Belgian chocolate, whether it comes as bars and in various shapes, powder or topping, has something for every taste. Its most stylish recipe is certainly the "praline", which was invented in Belgium in 1912. For Belgians, pralines are a chocolate novelty or a mouthful of filled chocolate that comes in many flavors.

The interesting thing is that the French and Belgians do not have the same understanding of the "praline". In France, it is a roasted almond or hazelnut wrapped in drop and icing sugar. The cook of Marechal du Plessis-Praslin, ambassador of Louis XIII, invented this recipe. At the time if was referred to as a "pralisne".

Yet, in Belgium, the definition of the “praline” describes a chocolate sweet, generally filled. Jean Neuhaus invented it. The house of Neuhaus was founded in 1857, and originally made pharmaceutical sweets, but evolved over the years into a pastry shop famous throughout the city.

At the start of the century in 1912, Jean Neuhaus Jr. invented the first cold-filled chocolate sweet, which he called "praline". Three years later, he developed a new type of cardboard package, the familiar tuck-in end chocolate box. The company constantly developed new recipes for its pralines.

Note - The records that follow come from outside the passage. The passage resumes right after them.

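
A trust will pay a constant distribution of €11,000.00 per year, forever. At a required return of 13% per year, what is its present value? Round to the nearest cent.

Level perpetuity: PV = C / r = €11,000.00 / 0.13 = €84,615.38

€84615.38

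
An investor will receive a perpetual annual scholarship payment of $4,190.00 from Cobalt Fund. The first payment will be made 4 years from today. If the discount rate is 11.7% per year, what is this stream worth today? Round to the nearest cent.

Value at end of year 3: C / r = $4,190.00 / 0.117 = $35,811.9658
Discount to today: PV = $35,811.9658 / (1 + 0.117)^3 = $35,811.9658 / 1.393669 = $25,696.18

$25696.18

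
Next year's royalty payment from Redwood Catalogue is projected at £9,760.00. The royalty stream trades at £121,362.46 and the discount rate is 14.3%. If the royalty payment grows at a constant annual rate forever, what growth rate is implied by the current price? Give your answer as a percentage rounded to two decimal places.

6.26%

P = D₁/(r−g) ⇒ g = r − D₁/P = 0.143 − £9,760.00/£121,362.46 = 0.062580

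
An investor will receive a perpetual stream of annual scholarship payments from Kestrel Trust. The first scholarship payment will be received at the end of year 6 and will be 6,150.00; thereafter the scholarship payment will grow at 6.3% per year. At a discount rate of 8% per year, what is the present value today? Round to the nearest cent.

246210.98

Value at end of year 5: C₁ / (r − g) = 6,150.00 / (0.08 − 0.063) = 361,764.7059
Discount to today: PV = 361,764.7059 / (1 + 0.08)^5 = 361,764.7059 / 1.469328 = 246,210.98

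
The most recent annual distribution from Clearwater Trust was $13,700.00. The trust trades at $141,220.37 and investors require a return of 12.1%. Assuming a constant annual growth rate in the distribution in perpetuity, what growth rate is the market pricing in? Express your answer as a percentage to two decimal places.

2.19%

P = D₀(1+g)/(r−g) ⇒ P(r−g) = D₀(1+g) ⇒ g(P+D₀) = P·r − D₀
g = (P·r − D₀)/(P + D₀) = ($141,220.37×0.121 − $13,700.00) / ($141,220.37 + $13,700.00) = 0.021867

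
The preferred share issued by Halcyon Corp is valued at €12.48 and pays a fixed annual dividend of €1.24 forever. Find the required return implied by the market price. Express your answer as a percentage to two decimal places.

P = C/r ⇒ r = C/P = €1.24/€12.48 = 0.099359

9.94%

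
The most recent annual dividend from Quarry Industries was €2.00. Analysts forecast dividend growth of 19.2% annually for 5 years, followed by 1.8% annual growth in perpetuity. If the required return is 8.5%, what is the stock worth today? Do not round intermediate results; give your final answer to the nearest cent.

€62.01

D_1 = 2.38400
D_2 = 2.84173
D_3 = 3.38734
D_4 = 4.03771
D_5 = 4.81295
Terminal value at year 5: TV = D_5×(1+g_2)/(r−g_2) = 4.89958/0.067 = 73.12809
P_0 = D_1/(1+r)^1 + D_2/(1+r)^2 + D_3/(1+r)^3 + D_4/(1+r)^4 + D_5/(1+r)^5 + TV/(1+r)^5
    = 2.19724 + 2.41392 + 2.65198 + 2.91351 + 3.20083 + 48.63350 = 62.01097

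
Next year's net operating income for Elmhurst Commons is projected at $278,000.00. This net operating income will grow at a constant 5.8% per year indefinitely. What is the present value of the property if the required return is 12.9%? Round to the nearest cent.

$3915492.96

Growing perpetuity: P = D₁ / (r − g) = $278,000.0000 / (0.129 − 0.058) = $3,915,492.96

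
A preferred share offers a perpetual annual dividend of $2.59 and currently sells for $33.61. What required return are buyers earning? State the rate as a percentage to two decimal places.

P = C/r ⇒ r = C/P = $2.59/$33.61 = 0.077060

7.71%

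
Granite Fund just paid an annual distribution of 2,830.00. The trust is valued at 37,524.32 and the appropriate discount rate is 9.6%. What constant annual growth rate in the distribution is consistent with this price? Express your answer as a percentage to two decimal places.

1.91%

P = D₀(1+g)/(r−g) ⇒ P(r−g) = D₀(1+g) ⇒ g(P+D₀) = P·r − D₀
g = (P·r − D₀)/(P + D₀) = (37,524.32×0.096 − 2,830.00) / (37,524.32 + 2,830.00) = 0.019139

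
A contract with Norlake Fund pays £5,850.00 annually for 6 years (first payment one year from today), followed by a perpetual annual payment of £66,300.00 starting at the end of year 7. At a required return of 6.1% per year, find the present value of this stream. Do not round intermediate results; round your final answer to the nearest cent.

PV of 6-year annuity: £5,850.00 × [1 − (1+0.061)^−6] / 0.061 = 28676.18785
Perpetuity value at year 6: £66,300.00 / 0.061 = 1086885.24590
PV of perpetuity: 1086885.24590 / (1+0.061)^6 = 761888.45024
Total PV = 28676.18785 + 761888.45024 = 790564.63809

£790564.64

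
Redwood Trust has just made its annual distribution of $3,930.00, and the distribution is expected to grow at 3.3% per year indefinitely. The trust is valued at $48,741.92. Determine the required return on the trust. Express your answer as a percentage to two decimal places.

11.63%

D₁ = $3,930.00 × 1.033 = $4,059.6900
P = D₁/(r − g) ⇒ r = D₁/P + g = $4,059.6900/$48,741.92 + 0.033 = 0.083289 + 0.033 = 0.116289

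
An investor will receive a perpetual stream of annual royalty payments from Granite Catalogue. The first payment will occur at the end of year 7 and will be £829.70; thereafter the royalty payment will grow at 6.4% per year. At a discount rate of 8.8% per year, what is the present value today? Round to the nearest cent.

Value at end of year 6: C₁ / (r − g) = £829.70 / (0.088 − 0.064) = £34,570.8333
Discount to today: PV = £34,570.8333 / (1 + 0.088)^6 = £34,570.8333 / 1.658721 = £20,841.86

£20841.86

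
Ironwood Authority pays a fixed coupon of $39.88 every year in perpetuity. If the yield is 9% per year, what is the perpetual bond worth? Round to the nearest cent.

$443.11

Level perpetuity: PV = C / r = $39.88 / 0.09 = $443.11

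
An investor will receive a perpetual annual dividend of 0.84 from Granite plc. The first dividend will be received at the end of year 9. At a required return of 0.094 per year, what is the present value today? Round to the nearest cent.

4.36

Value at end of year 8: C / r = 0.84 / 0.094 = 8.9362
Discount to today: PV = 8.9362 / (1 + 0.094)^8 = 8.9362 / 2.051817 = 4.36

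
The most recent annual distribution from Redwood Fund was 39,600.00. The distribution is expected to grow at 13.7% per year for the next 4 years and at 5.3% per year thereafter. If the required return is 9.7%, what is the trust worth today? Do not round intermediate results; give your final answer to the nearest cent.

1267045.38

D_1 = 45025.20000
D_2 = 51193.65240
D_3 = 58207.18278
D_4 = 66181.56682
Terminal value at year 4: TV = D_4×(1+g_2)/(r−g_2) = 69689.18986/0.044 = 1583845.22411
P_0 = D_1/(1+r)^1 + D_2/(1+r)^2 + D_3/(1+r)^3 + D_4/(1+r)^4 + TV/(1+r)^4
    = 41043.93801 + 42540.52645 + 44091.68512 + 45699.40381 + 1093669.82309 = 1267045.37649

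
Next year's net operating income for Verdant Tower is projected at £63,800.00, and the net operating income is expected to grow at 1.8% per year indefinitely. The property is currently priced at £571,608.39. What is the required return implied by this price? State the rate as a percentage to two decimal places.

P = D₁/(r − g) ⇒ r = D₁/P + g = £63,800.0000/£571,608.39 + 0.018 = 0.111615 + 0.018 = 0.129615

12.96%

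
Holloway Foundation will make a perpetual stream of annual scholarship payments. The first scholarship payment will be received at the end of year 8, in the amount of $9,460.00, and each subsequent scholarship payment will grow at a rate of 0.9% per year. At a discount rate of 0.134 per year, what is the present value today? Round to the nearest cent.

$31382.66

Value at end of year 7: C₁ / (r − g) = $9,460.00 / (0.134 − 0.009) = $75,680.0000
Discount to today: PV = $75,680.0000 / (1 + 0.134)^7 = $75,680.0000 / 2.411523 = $31,382.66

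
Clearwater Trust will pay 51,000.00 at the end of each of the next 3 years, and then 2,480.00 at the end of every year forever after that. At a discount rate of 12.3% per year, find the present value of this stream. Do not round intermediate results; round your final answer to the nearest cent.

PV of 3-year annuity: 51,000.00 × [1 − (1+0.123)^−3] / 0.123 = 121864.67004
Perpetuity value at year 3: 2,480.00 / 0.123 = 20162.60163
PV of perpetuity: 20162.60163 / (1+0.123)^3 = 14236.63336
Total PV = 121864.67004 + 14236.63336 = 136101.30339

136101.30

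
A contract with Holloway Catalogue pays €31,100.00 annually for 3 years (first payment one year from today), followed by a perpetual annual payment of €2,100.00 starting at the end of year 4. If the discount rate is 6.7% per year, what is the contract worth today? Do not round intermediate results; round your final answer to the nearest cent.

PV of 3-year annuity: €31,100.00 × [1 − (1+0.067)^−3] / 0.067 = 82065.65151
Perpetuity value at year 3: €2,100.00 / 0.067 = 31343.28358
PV of perpetuity: 31343.28358 / (1+0.067)^3 = 25801.87303
Total PV = 82065.65151 + 25801.87303 = 107867.52454

€107867.52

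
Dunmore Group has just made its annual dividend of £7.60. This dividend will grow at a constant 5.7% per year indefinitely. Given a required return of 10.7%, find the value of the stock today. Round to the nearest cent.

D₁ = D₀ × (1 + g) = £7.60 × 1.057 = £8.0332
Growing perpetuity: P = D₁ / (r − g) = £8.0332 / (0.107 − 0.057) = £160.66

£160.66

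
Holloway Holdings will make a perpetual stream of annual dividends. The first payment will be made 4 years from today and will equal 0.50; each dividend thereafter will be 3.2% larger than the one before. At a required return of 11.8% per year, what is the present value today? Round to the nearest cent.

4.16

Value at end of year 3: C₁ / (r − g) = 0.50 / (0.118 − 0.032) = 5.8140
Discount to today: PV = 5.8140 / (1 + 0.118)^3 = 5.8140 / 1.397415 = 4.16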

The charm of these sweets lies in the mixture between the filled chocolate and the chocolate coating. Chocolate makers take the utmost care in choosing the finest cocoa and the most refined ingredients to make the filling of the pralines. The quality of the chocolate is influenced by the choice of cocoa beans and the quantity of the ingredients, which give it all its characteristics (its smell, touch, colour, etc.).

In Belgium traditional chocolate makers produce and decorate their pralines largely by hand. Each of these creations receives a personal touch, the signature of a unique product, the praline. Today, Belgium has several dozens of chocolate and praline makers. Many of these chocolate and confectionary makers have been able to sell in export markets, by emphasizing the specific features of Belgian chocolates.